Running test with a sorted list of 100 items. Needle:  3.117958693
CPU times: user 9 µs, sys: 0 ns, total: 9 µs
Wall time: 12.2 µs

Running test with a sorted list of 1000 items. Needle:  60.6537886941
CPU times: user 11 µs, sys: 0 ns, total: 11 µs
Wall time: 12.9 µs
'''

def find_value_index(sorted_list, needle):
    found = False
    left_boundary = 0
    right_boundary = len(sorted_list)-1

    while found == False:
        mid = int(left_boundary + (right_boundary - left_boundary) / 2) # quadtree! (sort of)
        if needle > sorted_list[mid]:
            left_boundary = mid
        elif needle == sorted_list[mid]:
            return mid
            found = True
        else:
            right_boundary = mid
            
        if right_boundary - left_boundary < 2:
            if needle == sorted_list[right_boundary]: # because we never ceil to get the mid
                return mid
            else:
                found = False
                if mid - 1 > 0:
                    print("Not found. Closest values:", sorted_list[mid-1], sorted_list[mid])
                else:
                    print("Not found. Closest value:", sorted_list[mid])
                return False

        
sample_sorted_lists = []
sample_needles = []

for sample in sample_lists:
    sample_sorted_lists.append(sort_list(sample))

for sample in sample_sorted_lists:
    needle = rd.choice(sample)
    print("\nRunning test with a sorted list of", len(sample), "items. Needle: ", needle)
    
    %time find_value_index(sample, needle)
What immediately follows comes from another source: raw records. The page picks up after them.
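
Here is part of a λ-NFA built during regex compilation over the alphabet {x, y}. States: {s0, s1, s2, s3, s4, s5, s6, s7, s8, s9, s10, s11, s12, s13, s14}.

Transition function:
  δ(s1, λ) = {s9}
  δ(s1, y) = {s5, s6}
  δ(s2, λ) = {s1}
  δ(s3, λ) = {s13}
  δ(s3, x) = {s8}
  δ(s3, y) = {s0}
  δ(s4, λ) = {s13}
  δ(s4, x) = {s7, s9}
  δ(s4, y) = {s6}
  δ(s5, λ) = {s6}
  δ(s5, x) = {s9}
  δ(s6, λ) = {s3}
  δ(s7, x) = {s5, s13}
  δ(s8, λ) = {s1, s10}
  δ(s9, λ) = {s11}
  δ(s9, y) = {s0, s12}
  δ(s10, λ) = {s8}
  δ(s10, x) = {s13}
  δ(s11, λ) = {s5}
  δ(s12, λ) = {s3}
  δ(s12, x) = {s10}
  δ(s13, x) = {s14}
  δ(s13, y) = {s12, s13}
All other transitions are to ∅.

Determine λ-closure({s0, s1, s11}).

Start with {s0, s1, s11}.
From s1 via λ: add s9.
From s11 via λ: add s5.
From s5 via λ: add s6.
From s6 via λ: add s3.
From s3 via λ: add s13.
No new states can be added; the closed set is {s0, s1, s3, s5, s6, s9, s11, s13}.

{s0, s1, s3, s5, s6, s9, s11, s13}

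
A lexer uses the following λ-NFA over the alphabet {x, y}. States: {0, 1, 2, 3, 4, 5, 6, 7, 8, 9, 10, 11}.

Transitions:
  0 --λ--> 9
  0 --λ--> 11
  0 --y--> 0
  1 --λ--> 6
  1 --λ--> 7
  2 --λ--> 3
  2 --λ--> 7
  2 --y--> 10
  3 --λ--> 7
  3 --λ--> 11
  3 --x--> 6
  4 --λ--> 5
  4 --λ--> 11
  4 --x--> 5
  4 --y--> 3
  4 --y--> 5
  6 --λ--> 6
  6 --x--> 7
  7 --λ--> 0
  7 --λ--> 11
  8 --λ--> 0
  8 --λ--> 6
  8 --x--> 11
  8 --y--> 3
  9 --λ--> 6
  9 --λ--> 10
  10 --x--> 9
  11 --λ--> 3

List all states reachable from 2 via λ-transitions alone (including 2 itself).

{0, 2, 3, 6, 7, 9, 10, 11}

Start with {2}.
From 2 via λ: add 3, 7.
From 3 via λ: add 11.
From 7 via λ: add 0.
From 0 via λ: add 9.
From 9 via λ: add 6, 10.
No new states can be added; the closed set is {0, 2, 3, 6, 7, 9, 10, 11}.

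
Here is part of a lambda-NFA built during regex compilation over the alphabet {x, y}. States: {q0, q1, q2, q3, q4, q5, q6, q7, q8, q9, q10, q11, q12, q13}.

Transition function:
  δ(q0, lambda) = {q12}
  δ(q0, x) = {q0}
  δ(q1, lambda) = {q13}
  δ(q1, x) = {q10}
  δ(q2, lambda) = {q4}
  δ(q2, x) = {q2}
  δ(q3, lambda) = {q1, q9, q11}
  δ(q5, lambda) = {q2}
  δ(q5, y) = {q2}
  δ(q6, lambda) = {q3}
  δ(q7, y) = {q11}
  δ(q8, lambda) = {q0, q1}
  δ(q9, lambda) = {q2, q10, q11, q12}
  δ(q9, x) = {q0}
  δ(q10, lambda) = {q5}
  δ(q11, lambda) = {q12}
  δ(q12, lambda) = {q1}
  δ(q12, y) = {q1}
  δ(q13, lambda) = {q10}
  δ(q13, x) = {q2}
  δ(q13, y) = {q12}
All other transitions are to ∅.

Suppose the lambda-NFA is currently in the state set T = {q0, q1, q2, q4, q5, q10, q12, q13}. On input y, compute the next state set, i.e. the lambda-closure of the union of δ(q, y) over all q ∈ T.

q5 on y → {q2}.
q12 on y → {q1}.
q13 on y → {q12}.
No y-transition from q0, q1, q2, q4, q10.
Union after reading y: {q1, q2, q12}.
Now take the lambda-closure:
From q1 via lambda: add q13.
From q2 via lambda: add q4.
From q13 via lambda: add q10.
From q10 via lambda: add q5.
No new states can be added; the closed set is {q1, q2, q4, q5, q10, q12, q13}.

{q1, q2, q4, q5, q10, q12, q13}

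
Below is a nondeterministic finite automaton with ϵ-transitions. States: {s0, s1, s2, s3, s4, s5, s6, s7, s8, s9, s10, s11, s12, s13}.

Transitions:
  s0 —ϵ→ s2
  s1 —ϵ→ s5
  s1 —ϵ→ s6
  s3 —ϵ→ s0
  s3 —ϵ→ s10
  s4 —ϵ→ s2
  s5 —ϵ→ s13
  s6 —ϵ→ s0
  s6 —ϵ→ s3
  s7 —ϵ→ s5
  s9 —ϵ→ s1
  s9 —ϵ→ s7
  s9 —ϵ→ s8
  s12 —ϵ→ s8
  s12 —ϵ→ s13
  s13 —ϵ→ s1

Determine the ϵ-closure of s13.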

Running test with a sorted list of 10 items. Needle:  38.9287594465
CPU times: user 7 µs, sys: 1 µs, total: 8 µs
Wall time: 10 µs

Running test with a sorted list of 100 items. Needle:  72.4389192771
CPU times: user 7 µs, sys: 1e+03 ns, total: 8 µs
Wall time: 11 µs

Running test with a sorted list of 1000 items. Needle:  13.7151070323
CPU times: user 11 µs, sys: 0 ns, total: 11 µs
Wall time: 13.1 µs